Controversies and Limitations
Several limitations warrant consideration:
- The BHF PROTECT-TAVI trial was rigorously conducted but may not be generalizable to all healthcare settings or device types.
- Stroke events are relatively infrequent, necessitating very large sample sizes for sufficient statistical power.
- Registry data are observational and subject to confounding, despite statistical adjustment.
- Potential benefits of CEP may be underestimated if only high-risk patients derive benefit—subgroup analyses and biomarker studies are ongoing.

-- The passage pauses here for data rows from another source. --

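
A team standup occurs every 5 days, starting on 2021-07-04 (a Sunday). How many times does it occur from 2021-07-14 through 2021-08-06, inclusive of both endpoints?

5

Occurrences land 5·i days after 2021-07-04 for i = 0, 1, 2, …
2021-07-14 is 10 days after the start; 10 ÷ 5 = 2 remainder 0. First occurrence in the window: #3 on 2021-07-14 (2×5 = 10 days in).
2021-08-06 is 33 days after the start; 33 ÷ 5 = 6 remainder 3. Last occurrence in the window: #7 on 2021-08-03.
Occurrences #3 through #7: 5 in total.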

- Cost-effectiveness and real-world device deployment logistics remain to be fully elucidated.
Conclusion
Routine use of cerebral embolic protection during TAVI does not significantly reduce the incidence of periprocedural stroke in unselected patients. While registry data suggest possible benefits for major stroke and secondary endpoints, these findings do not currently justify universal CEP deployment. Thoughtful patient selection, further risk stratification, and ongoing innovation in device technology and procedural strategy are needed. Future research should focus on identifying high-risk populations who may derive greater benefit from cerebral protection.
References
1. Kharbanda RK, Kennedy J, Jamal Z, et al; BHF PROTECT-TAVI Investigators. Routine Cerebral Embolic Protection during Transcatheter Aortic-Valve Implantation. N Engl J Med. 2025 Jun 26;392(24):2403-2412. doi: 10.1056/NEJMoa2415120 IF: 78.5 Q1 .2. Shekhar S, Isogai T, Agrawal A, et al. Outcomes and Predictors of Stroke After Transcatheter Aortic Valve Replacement in the Cerebral Protection Device Era. J Am Heart Assoc. 2024 Aug 6;13(15):e034298. doi: 10.1161/JAHA.124.034298 IF: 5.3 Q1 .3. Otto CM, Nishimura RA, Bonow RO, et al. 2020 ACC/AHA Guideline for the Management of Patients With Valvular Heart Disease. J Am Coll Cardiol. 2021;77(4):e25-e197.
4. Vahanian A, Beyersdorf F, Praz F, et al. 2021 ESC/EACTS Guidelines for the management of valvular heart disease. Eur Heart J. 2022;43(7):561-632.